Two intrepid librarians review the best nonfiction books for children

Monday, May 11, 2015

The Boys Who Challenged Hitler

The Boys Who Challenged Hitler: Knud Pedersen and the Churchill Club
by Phillip Hoose
Farrar, Straus and Giroux
ISBN: 978-0374300227
Grades 6 and up
On shelves May 12, 2015

The reviewer received an advanced digital copy of the book from the publisher.

I enjoy reading about people and events from history that I had never heard of before, especially when it's from a time period that has been written about extensively. There are several nonfiction titles that fall into this category: The Port Chicago 50 by Steven Sheinkin,  Lincoln's Grave Robbers by Steve Sheinkin, Searching for Sarah Rector by Tanya Bolden and Claudette Colvin: Twice Toward Justice by Phillip Hoose.
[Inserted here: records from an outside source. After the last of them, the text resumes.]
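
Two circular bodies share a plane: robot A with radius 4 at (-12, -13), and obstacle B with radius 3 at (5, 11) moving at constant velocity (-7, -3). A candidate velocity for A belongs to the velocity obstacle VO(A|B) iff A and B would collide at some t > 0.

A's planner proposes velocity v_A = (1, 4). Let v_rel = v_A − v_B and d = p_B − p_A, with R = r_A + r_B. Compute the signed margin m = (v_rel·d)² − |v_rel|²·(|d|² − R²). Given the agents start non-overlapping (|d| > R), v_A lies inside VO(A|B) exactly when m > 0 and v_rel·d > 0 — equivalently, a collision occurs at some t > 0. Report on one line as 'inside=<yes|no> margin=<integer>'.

d = (17, 24),  |d|² = 865;  R = 4+3 = 7,  c = 865−7² = 816
v_rel = (8, 7),  |v_rel|² = 113;  v_rel·d = (8)·(17) + (7)·(24) = 304
113·t² − 608·t + 816 = 0  ⇒  m = 304² − 113·816 = 208
m = 208 > 0,  v_rel·d = 304 > 0  ⇒  inside

inside=yes margin=208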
Hoose has a new nonfiction book for young adults that introduces readers to a little-known group of teens who made a difference. The Boys Who Challenged Hitler follows the work of brave boys from Denmark who created a club to sabotage the Nazis during World War II.
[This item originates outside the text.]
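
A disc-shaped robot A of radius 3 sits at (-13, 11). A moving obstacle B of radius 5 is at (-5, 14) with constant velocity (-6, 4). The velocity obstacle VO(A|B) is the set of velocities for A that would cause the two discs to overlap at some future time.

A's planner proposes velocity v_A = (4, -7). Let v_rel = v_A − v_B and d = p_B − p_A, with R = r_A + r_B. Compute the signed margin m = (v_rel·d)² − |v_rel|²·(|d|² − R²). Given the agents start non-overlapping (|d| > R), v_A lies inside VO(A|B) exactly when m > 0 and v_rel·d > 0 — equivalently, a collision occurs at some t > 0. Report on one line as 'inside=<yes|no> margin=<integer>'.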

Hoose explains in the introduction that he got he idea for the book while on a bicycle tour of Denmark where he visited the Museum of Danish Resistance and viewed an exhibit about The Churchill Club.  The author researched the book by extensively interviewing Knud Pedersen in person and via email. The result is a gripping, edge-of-your seat, nonfiction book about how young saboteurs attempted to thwart the Nazis.
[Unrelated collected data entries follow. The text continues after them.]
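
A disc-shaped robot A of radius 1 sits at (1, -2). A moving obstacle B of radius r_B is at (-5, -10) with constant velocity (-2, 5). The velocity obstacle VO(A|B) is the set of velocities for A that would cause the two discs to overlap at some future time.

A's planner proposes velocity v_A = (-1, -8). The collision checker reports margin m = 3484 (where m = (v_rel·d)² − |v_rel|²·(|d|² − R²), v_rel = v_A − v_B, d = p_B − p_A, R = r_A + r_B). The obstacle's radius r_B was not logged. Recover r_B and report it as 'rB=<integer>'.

m = 3484
d = (-6, -8);  v_rel = (1, -13),  |v_rel|² = 170
v_rel×d = (1)·(-8) − (-13)·(-6) = -86
since m = R²·170 − (-86)²:  R² = (7396 + 3484) / 170 = 64
R = √64 = 8  ⇒  r_B = 8 − 1 = 7

rB=7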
Hoose's narrative style includes interesting details that help readers picture the story in their minds. The Churchill Club met at Pedersen's home after school where they planned their missions. They named their club after Winston Churchill, whom they greatly admired. The most compelling aspect of the story comes from Pedersen's first person account of how the boys set fire to railway cars, stole weapons from German soldiers, and vandalized Nazi vehicles and buildings. Pedersen explains that the group decided to fight back despite the risks involved because they felt the Danish government had given up; they wanted to stand up to the Nazis like the Norwegians.

Black and white photographs and primary documents placed throughout the book provide more information about the events and time period. One memorable photo shows members of the Churchill Club posing with their prison numbers in the yard at the King Hans Gades Jail. Readers will enjoy reading about how the boys continued to wreak havoc with Nazi operations even as they served time in jail.  This is the perfect book for teens looking for an exciting, true adventure story. Pair The Boys Who Challenged Hitler with His Name Was Raoul Wallenberg by Louise Borden or The Boy on the Wooden Box by Leon Leyson.

Click here to access discussion questions for The Boys Who Challenged Hitler.


  1. Thanks so much for the recommendation--it sounds like a great read, and I'm a huge fan of Hoose's work!